If you’re not sure how to do this, check out our guide on how to reset your Fitbit fitness tracker or smartwatch.
- Adjust how you are wearing the tracker to bed
Make sure the wearable is positioned correctly on your wrist. For best results, it should be about 2-3 finger widths above your wrist bone.
If your data seems off, you may want to experiment with perhaps wearing the device a bit tighter or wearing it on your other wrist. If sleep stages are not showing it might be because the tracker was unable to get a consistent heart-rate reading or you wore it too loosely.
- Try wearing the device on the other wrist
Strapping the wearable around your non-dominant wrist might increase accuracy. This is because the non dominant hand tends to move less. Fewer movements point to more kip time.
- Make sure you’ve had at least 3 hours of consecutive sleep
One thing to be aware of is that you need at least 3 consecutive hours of sleep in order for sleep stage info to be recorded. Shorter sleep sessions will record but without this type of info. In fact, the data will be quite limited. Fitbit keeps tabs on all naps that last more than an hour.
- Is the battery critically low?
There are a few other things you should check. If your battery is critically low it is possible your wearable has switched off sleep tracking during the night to preserve battery.
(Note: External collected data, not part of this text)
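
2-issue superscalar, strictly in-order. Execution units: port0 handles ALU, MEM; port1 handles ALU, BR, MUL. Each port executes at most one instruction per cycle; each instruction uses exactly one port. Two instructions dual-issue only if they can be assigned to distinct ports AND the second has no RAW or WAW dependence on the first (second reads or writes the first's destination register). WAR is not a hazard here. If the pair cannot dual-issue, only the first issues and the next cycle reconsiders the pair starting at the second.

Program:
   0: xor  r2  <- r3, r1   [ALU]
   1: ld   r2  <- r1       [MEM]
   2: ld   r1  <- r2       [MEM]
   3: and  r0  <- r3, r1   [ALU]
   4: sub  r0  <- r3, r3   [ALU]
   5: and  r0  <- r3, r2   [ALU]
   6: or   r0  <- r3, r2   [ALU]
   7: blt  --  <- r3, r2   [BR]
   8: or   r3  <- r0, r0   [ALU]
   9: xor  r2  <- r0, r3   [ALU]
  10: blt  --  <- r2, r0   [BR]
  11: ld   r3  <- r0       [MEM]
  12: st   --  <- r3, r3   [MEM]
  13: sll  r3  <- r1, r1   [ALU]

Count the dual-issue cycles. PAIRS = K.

PAIRS = 3

c0: i0 xor.ALU  WAW r2
c1: i1 ld.MEM  no-port MEM/MEM
c2: i2 ld.MEM  RAW r1
c3: i3 and.ALU  WAW r0
c4: i4 sub.ALU  WAW r0
c5: i5 and.ALU  WAW r0
c6: i6,i7 or.ALU+blt.BR  2-wide
c7: i8 or.ALU  RAW r3
c8: i9 xor.ALU  RAW r2
c9: i10,i11 blt.BR+ld.MEM  2-wide
c10: i12,i13 st.MEM+sll.ALU  2-wide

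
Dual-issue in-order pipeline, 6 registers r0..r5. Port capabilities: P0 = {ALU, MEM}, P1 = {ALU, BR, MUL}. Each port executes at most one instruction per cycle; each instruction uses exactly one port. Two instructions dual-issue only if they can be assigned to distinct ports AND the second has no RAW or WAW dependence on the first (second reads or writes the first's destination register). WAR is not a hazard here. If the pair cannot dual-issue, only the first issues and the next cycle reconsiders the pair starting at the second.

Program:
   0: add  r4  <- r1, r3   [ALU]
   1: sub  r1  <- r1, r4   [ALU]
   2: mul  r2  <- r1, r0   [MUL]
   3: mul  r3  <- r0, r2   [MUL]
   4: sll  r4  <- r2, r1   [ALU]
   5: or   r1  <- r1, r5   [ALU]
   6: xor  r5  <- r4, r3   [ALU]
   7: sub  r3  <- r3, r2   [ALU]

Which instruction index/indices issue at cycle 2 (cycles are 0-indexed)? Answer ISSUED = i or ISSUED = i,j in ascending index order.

  cy0 -> i0 (add) RAW r4
  cy1 -> i1 (sub) RAW r1
  cy2 -> i2 (mul) no-port MUL/MUL
  cy3 -> i3+i4 (mul sll) 2-wide
  cy4 -> i5+i6 (or xor) 2-wide
  cy5 -> i7 (sub) tail

ISSUED = 2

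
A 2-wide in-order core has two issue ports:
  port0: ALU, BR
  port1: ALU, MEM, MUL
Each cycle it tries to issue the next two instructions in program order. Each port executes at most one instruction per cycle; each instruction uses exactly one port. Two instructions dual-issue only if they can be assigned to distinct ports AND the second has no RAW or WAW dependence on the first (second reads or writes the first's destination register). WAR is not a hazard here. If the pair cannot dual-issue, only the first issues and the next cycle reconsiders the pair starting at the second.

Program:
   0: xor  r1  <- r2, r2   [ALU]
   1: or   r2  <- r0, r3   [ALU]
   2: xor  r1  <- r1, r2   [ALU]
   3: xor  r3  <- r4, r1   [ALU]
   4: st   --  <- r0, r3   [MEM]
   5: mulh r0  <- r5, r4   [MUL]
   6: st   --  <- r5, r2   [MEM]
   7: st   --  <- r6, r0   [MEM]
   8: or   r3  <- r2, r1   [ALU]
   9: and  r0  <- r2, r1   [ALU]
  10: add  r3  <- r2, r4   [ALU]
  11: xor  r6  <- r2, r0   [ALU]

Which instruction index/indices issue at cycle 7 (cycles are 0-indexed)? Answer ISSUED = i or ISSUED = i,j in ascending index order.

ISSUED = 9,10

#0 head=0: xor.ALU or.ALU i0+i1 dual
#1 head=2: xor.ALU i2 RAW r1
#2 head=3: xor.ALU i3 RAW r3
#3 head=4: st.MEM i4 no-port MEM/MUL
#4 head=5: mulh.MUL i5 no-port MUL/MEM
#5 head=6: st.MEM i6 no-port MEM/MEM
#6 head=7: st.MEM or.ALU i7+i8 dual
#7 head=9: and.ALU add.ALU i9+i10 dual
#8 head=11: xor.ALU i11 tail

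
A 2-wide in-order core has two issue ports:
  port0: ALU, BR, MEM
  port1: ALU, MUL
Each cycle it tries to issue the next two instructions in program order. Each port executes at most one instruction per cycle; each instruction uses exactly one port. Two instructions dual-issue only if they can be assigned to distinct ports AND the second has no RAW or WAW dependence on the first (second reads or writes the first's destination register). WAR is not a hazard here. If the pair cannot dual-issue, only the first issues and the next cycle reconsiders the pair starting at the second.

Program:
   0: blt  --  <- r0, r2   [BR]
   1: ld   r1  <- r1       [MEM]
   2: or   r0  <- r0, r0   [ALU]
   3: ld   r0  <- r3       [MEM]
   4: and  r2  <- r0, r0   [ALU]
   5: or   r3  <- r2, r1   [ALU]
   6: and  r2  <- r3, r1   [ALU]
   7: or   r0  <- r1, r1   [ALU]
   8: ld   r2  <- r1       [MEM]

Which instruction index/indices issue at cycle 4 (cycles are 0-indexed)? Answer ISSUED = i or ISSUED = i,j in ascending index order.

ISSUED = 5

c0: i0 blt  no-port BR/MEM
c1: i1&i2 ld;or  pair
c2: i3 ld  RAW r0
c3: i4 and  RAW r2
c4: i5 or  RAW r3
c5: i6&i7 and;or  pair
c6: i8 ld  tail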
Top up the wearable.
- Change sleep sensitivity
Few users know there’s a sleep sensitivity setting in the Fitbit app. Go to the Accounts tab and choose Advanced Settings. Tap on Sleep Sensitivity and choose from the available options.
The default option is the normal setting. This only counts significant movements as being awake, such as rolling over. The sensitive setting will result in your device recording nearly all movements as time spent restless or awake. Play around with this to see if it makes a difference.
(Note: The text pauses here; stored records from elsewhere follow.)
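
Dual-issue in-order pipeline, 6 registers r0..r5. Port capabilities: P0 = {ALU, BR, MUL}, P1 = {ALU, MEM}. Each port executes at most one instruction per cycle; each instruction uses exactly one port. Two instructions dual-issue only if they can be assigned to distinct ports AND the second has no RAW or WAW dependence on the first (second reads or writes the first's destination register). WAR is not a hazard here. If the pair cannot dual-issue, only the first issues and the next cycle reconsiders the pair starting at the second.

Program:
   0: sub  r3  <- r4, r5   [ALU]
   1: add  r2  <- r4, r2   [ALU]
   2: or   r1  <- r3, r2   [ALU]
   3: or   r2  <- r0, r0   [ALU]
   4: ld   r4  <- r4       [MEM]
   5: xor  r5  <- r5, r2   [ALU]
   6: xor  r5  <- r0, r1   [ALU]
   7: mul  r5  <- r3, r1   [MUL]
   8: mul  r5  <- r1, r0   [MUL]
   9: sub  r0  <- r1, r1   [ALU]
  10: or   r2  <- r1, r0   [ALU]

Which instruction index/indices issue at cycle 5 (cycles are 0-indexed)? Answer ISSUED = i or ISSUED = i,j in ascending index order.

0. sub.ALU/add.ALU @i0/i1  | pair
1. or.ALU/or.ALU @i2/i3  | pair
2. ld.MEM/xor.ALU @i4/i5  | pair
3. xor.ALU @i6  | WAW r5
4. mul.MUL @i7  | no-port MUL/MUL
5. mul.MUL/sub.ALU @i8/i9  | pair
6. or.ALU @i10  | tail

ISSUED = 8,9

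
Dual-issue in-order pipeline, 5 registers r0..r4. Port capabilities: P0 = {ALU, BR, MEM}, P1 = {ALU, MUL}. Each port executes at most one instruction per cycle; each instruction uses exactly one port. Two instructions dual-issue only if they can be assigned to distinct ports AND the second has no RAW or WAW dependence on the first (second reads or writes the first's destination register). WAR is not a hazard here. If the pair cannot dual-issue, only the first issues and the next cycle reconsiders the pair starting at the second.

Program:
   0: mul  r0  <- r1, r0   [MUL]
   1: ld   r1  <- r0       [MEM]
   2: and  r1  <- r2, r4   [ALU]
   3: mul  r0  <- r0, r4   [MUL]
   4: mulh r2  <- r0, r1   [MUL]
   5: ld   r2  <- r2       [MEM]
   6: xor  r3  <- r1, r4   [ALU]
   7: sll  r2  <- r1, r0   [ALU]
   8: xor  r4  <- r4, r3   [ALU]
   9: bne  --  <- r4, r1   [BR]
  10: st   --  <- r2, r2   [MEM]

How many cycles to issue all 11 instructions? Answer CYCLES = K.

CYCLES = 8

#0 head=0: mul.MUL i0 RAW r0
#1 head=1: ld.MEM i1 WAW r1
#2 head=2: and.ALU;mul.MUL i2/i3 2-wide
#3 head=4: mulh.MUL i4 RAW+WAW r2
#4 head=5: ld.MEM;xor.ALU i5/i6 2-wide
#5 head=7: sll.ALU;xor.ALU i7/i8 2-wide
#6 head=9: bne.BR i9 no-port BR/MEM
#7 head=10: st.MEM i10 tail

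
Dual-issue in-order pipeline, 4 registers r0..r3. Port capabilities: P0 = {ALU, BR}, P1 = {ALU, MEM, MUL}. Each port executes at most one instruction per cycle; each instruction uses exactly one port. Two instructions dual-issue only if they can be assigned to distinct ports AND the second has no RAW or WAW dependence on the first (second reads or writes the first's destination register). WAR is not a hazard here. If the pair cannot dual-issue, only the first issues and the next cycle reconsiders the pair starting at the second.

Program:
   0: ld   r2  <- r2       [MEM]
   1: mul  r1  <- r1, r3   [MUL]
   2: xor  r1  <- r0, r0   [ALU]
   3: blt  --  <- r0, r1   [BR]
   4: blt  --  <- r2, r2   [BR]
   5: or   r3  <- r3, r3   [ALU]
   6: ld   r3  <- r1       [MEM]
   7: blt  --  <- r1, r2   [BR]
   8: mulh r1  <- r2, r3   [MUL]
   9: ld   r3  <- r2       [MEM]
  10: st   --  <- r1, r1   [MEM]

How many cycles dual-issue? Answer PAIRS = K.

0. ld @i0  | no-port MEM/MUL
1. mul @i1  | WAW r1
2. xor @i2  | RAW r1
3. blt @i3  | no-port BR/BR
4. blt or @i4/i5  | pair
5. ld blt @i6/i7  | pair
6. mulh @i8  | no-port MUL/MEM
7. ld @i9  | no-port MEM/MEM
8. st @i10  | tail

PAIRS = 2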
- Is the heart rate sensor enabled?
Next up you should check the hart rate setting. This should be set to “On” because Fitbit uses the sensor to figure out when you are asleep and for sleep stage info. Even if you think it’s on – double-check. You may have inadvertently switched it off.
The device on your wrist might record sleep even with the heart rate monitor off. But in this case you will not get any sleep stage info – just the basics.
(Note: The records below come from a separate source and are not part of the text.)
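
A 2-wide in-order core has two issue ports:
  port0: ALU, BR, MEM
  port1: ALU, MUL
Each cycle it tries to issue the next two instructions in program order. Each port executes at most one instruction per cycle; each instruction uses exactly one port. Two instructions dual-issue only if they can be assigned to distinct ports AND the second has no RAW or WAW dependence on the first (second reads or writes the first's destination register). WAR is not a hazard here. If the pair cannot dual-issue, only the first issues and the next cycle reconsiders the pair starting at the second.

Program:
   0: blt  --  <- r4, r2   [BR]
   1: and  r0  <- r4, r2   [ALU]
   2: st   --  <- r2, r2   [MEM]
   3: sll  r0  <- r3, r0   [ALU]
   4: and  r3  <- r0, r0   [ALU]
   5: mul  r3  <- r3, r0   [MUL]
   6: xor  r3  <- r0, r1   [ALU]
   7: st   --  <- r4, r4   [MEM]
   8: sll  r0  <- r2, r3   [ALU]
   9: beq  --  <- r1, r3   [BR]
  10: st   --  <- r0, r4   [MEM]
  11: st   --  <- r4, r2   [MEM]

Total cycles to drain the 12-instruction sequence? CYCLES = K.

CYCLES = 8

  cy0 -> i0&i1 (blt/and) 2-wide
  cy1 -> i2&i3 (st/sll) 2-wide
  cy2 -> i4 (and) RAW+WAW r3
  cy3 -> i5 (mul) WAW r3
  cy4 -> i6&i7 (xor/st) 2-wide
  cy5 -> i8&i9 (sll/beq) 2-wide
  cy6 -> i10 (st) no-port MEM/MEM
  cy7 -> i11 (st) tail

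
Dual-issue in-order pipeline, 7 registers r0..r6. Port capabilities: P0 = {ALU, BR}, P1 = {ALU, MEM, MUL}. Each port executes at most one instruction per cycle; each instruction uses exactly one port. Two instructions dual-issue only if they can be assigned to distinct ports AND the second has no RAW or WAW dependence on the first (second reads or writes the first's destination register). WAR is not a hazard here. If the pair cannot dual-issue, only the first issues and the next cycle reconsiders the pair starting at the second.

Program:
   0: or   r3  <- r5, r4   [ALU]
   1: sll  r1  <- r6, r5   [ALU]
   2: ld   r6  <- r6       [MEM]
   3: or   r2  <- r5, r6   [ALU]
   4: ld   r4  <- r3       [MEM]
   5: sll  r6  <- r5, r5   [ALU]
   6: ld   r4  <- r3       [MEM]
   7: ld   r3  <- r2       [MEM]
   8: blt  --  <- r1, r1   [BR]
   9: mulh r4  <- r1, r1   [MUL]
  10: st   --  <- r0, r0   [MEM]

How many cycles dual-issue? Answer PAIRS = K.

t=0 i0&i1:or.ALU;sll.ALU ; dual
t=1 i2:ld.MEM ; RAW r6
t=2 i3&i4:or.ALU;ld.MEM ; dual
t=3 i5&i6:sll.ALU;ld.MEM ; dual
t=4 i7&i8:ld.MEM;blt.BR ; dual
t=5 i9:mulh.MUL ; no-port MUL/MEM
t=6 i10:st.MEM ; tail

PAIRS = 4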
- Are you running the latest software?
Typically, it is good to be running on the latest version of the Fitbit smartphone app and the latest version of the firmware for your activity tracker or smartwatch.
For example, a few months ago there was a bug which resulted in users only seeing simplified sleep data. The bug treated long sleep sessions as if they were naps! The issue appeared on both Android and iOS phones.
And yes, we know it can be a risk sometimes updating to the latest version of the software. But in the long run you are better off. Fitbit has been known to release buggy software updates but that’s the exception rather than the rule.
- If everything fails – contact Fitbit’s Customer Support
As always, if all else fails you should contact Fitbit’s Customer Support team. If your wearable has completely stopped tracking sleep you may be experiencing another issue. Or the device may be faulty.
A workaround if only part of your sleep has been recorded
There is a workaround if you find your nightly sleep data is incomplete. It is a manual solution that is not ideal – but may be better than doing nothing.
You can edit the sleep log in the smartphone app by tapping the 3 dots in the upper right corner of each sleep session. This gives you the option to edit or delete the line.
So let’s say you have two separate sleep sessions for the night. You could delete the first one and edit the start of the second one to coincide with when you actually went to bed. It’s a good way of merging two or more half-night segments.
The sleep stage info will be a bit messed up but the length of the sleep session will be correct. You might even find that sleep stage info has been deleted entirely for that night.